About 20 states have “civil commitment” programs like Minnesota’s. Most were enacted in the crime-plagued early 1990s out of legitimate fears that some habitual sex offenders are too dangerous to be released. But many of the other states with such programs regularly review clients’ cases and have developed less-restrictive forms of supervision for offenders who are less dangerous or are making progress in treatment.
In Minnesota, attempts to contain or reform MSOP have repeatedly become politicized. The result is that the state boasts the largest per-capita population of committed offenders in the nation (nearly 700, costing about $120,000 a year each), in a program offering nothing but prison-like incarceration and no serious path toward success in treatment and release. Just two clients have emerged in the program’s whole history.
Only last winter, Gov. Mark Dayton released a letter to his Department of Human Services, which runs MSOP, noting that he likes the program just fine the way it is and ordering the department to abandon its efforts to move some clients toward release. He cited “gamesmanship” by his political opponents as the reason.
Judge Frank seems rather less sanguine about MSOP. In February, as part of the class-action suit challenging the program’s constitutionality, he put four experts to work examining MSOP — including a sample of individual client files. They quickly brought forward two cases they wanted the judge to see right away.
One involves 24-year-old Eric Terhaar, who has been in MSOP for five years on the basis of offenses committed before he was 15. Insisting that a juvenile record of this kind should be viewed differently than adult sex crimes, the court experts unanimously insisted that “there is little evidence to suggest that Mr. Terhaar is a dangerous sexual offender … .” He should be “unconditionally discharged,” they said.
The other case brought to the judge is that of Rhonda Bailey, 48, locked inside MSOP since 1993 as the program’s only woman. Suffering an “intellectual disability,” a deeply troubled victim of abuse and trauma since childhood, Bailey, the judge wrote, is being “housed on the St. Peter campus of MSOP as the only female on a unit of all male high risk sexual offenders.”

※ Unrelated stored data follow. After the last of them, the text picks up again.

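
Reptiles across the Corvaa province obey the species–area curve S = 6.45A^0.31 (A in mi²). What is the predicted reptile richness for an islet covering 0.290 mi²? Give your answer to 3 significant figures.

S = 6.45 × 0.29^0.31
ln S = ln 6.45 + 0.31 × ln 0.29 = 1.8641 + 0.31 × -1.2379 = 1.4803
S = e^1.4803 ≈ 4.394

4.39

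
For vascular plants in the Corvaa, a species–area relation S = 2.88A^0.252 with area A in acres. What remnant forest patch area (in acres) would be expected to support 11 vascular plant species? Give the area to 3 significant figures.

204 acres

11 = 2.88 × A^0.252  ⇒  A^0.252 = 11/2.88 = 3.819
ln A = ln(3.819) / 0.252 = 1.3401 / 0.252 = 5.3179
A = e^5.3179 ≈ 204 acres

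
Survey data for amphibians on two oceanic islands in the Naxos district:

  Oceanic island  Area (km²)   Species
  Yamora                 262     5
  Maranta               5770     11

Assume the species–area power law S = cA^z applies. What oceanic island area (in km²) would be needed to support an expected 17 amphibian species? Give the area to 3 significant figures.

z = ln(11/5) / ln(5770/262) = 0.7885 / 3.0921 = 0.2550
c = 5 / 262^0.2550 = 5 / 4.137 = 1.209
A = (17/1.209)^(1/0.2550) ⇒ ln A = ln(14.06)/0.2550 = 10.3676
A = e^10.3676 ≈ 31812 km²

31800 km²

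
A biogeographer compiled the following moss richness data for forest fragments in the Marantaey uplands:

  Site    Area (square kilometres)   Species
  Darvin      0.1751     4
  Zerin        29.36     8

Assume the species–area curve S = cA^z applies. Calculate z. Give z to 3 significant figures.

0.135

Taking logs: ln S = ln c + z ln A, so z = (ln S₂ − ln S₁)/(ln A₂ − ln A₁).
z = ln(8/4) / ln(29.36/0.1751) = ln(2) / ln(167.7) = 0.6931 / 5.1220 = 0.1353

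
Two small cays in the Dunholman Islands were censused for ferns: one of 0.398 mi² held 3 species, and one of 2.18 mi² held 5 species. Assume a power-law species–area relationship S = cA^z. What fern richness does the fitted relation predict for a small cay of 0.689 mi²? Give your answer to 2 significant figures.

3.5

z = ln(5/3) / ln(2.18/0.398) = 0.5108 / 1.7006 = 0.3004
c = 3 / 0.398^0.3004 = 3 / 0.7583 = 3.956
S₃ = 3.956 × 0.689^0.3004 = 3.956 × 0.8941 ≈ 3.538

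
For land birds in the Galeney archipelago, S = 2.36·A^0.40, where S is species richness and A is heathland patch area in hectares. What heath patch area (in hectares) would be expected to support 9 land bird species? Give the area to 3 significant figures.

9 = 2.36 × A^0.4  ⇒  A^0.4 = 9/2.36 = 3.814
ln A = ln(3.814) / 0.4 = 1.3386 / 0.4 = 3.3464
A = e^3.3464 ≈ 28.4 hectares

28.4 hectares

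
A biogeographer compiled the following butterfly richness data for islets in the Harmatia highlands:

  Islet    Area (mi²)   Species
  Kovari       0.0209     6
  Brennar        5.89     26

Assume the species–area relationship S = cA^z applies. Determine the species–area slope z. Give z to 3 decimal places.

0.260

Taking logs: ln S = ln c + z ln A, so z = (ln S₂ − ln S₁)/(ln A₂ − ln A₁).
z = ln(26/6) / ln(5.89/0.0209) = ln(4.333) / ln(281.8) = 1.4663 / 5.6413 = 0.2599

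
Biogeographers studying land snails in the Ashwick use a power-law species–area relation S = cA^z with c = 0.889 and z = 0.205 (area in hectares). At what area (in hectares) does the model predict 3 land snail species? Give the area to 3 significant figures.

3 = 0.889 × A^0.205  ⇒  A^0.205 = 3/0.889 = 3.375
ln A = ln(3.375) / 0.205 = 1.2163 / 0.205 = 5.9330
A = e^5.9330 ≈ 377.3 hectares

377 hectares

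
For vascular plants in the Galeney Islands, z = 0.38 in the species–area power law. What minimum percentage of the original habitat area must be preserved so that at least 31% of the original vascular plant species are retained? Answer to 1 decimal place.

Need (A_new/A_old)^0.38 = 0.31, so A_new/A_old = 0.31^(1/0.38) = 0.31^2.632
ln(A_new/A_old) = ln 0.31 / 0.38 = -1.1712 / 0.38 = -3.0821
A_new/A_old = e^-3.0821 ≈ 0.04586

4.6%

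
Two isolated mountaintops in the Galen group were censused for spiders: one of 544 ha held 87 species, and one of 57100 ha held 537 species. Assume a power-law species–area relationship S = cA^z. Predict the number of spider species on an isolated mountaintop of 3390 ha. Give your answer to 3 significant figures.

z = ln(537/87) / ln(57100/544) = 1.8201 / 4.6536 = 0.3911
c = 87 / 544^0.3911 = 87 / 11.75 = 7.406
S₃ = 7.406 × 3390^0.3911 = 7.406 × 24.03 ≈ 178

178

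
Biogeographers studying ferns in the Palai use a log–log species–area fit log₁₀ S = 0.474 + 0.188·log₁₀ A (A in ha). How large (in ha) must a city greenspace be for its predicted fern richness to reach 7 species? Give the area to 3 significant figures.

7 = 2.979 × A^0.188  ⇒  A^0.188 = 7/2.979 = 2.35
ln A = ln(2.35) / 0.188 = 0.8545 / 0.188 = 4.5451
A = e^4.5451 ≈ 94.17 ha

94.2 ha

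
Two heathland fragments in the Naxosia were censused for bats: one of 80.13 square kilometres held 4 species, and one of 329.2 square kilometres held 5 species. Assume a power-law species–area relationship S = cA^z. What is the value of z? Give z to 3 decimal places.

Taking logs: ln S = ln c + z ln A, so z = (ln S₂ − ln S₁)/(ln A₂ − ln A₁).
z = ln(5/4) / ln(329.2/80.13) = ln(1.25) / ln(4.108) = 0.2231 / 1.4130 = 0.1579

0.158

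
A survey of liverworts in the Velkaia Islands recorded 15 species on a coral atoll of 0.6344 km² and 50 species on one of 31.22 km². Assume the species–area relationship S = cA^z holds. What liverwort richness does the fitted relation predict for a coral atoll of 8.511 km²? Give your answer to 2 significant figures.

33

z = ln(50/15) / ln(31.22/0.6344) = 1.2040 / 3.8961 = 0.3090
c = 15 / 0.6344^0.3090 = 15 / 0.8688 = 17.26
S₃ = 17.26 × 8.511^0.3090 = 17.26 × 1.938 ≈ 33.46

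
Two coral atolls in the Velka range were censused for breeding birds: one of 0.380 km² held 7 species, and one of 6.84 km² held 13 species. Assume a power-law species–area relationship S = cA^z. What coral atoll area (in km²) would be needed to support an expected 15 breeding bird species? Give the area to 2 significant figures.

13 km²

z = ln(13/7) / ln(6.84/0.38) = 0.6190 / 2.8904 = 0.2142
c = 7 / 0.38^0.2142 = 7 / 0.8128 = 8.612
A = (15/8.612)^(1/0.2142) ⇒ ln A = ln(1.742)/0.2142 = 2.5909
A = e^2.5909 ≈ 13.34 km²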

The court’s experts, unanimously, have “exceptionally grave concerns” about Bailey’s “current housing and treatment scenario.” They declare her situation “unprecedented in contemporary sexual offender treatment and management … .”
This “unprecedented” achievement isn’t the sort of distinction Minnesota usually boasts of. The experts have a notion that Bailey, while clearly needing treatment and supervision, might do better in “a facility where she can receive care and treatment that is sensitive to both her gender and her clinical presentation.”
Suddenly, the state seems to think so, too. Confronted with the Bailey and Terhaar cases in hearings before Frank this summer, state officials are now apparently scrambling to find an alternative treatment setting for Bailey and to move Terhaar toward provisional release. (It’s also worth noting that lately state courts have been scrutinizing MSOP commitments more rigorously.)
For now, Judge Frank seems willing to be patient while the state’s processes unfold. On Aug. 11, he declined to find continued confinement of Terhaar and Bailey unconstitutional, but said he would revisit the questions if the state’s efforts prove inadequate.
Meanwhile, Frank wants to get on with the trial in the broader class-action case. Last week, he set Feb. 9 as the trial date.
“It is obvious,” Frank wrote in his Aug. 11 order, “that but for this litigation, Terhaar … would likely have languished for years in the prison-like environment of MSOP-Moose Lake without any realistic hope of gaining his freedom. And of course it is of great concern to the Court that this may not be an aberrant case [but] symptomatic of a larger systemic problem. … This concern is heightened by the experts’ opinion about the grossly inadequate — even shocking — treatment of Bailey … .”
There is as yet no explanation, the judge wrote, of “how this troubling state of affairs came about.”
That one’s easy, your honor. It came about because too many judges over too many years have been too patient waiting for Minnesota’s politicians to do the right thing.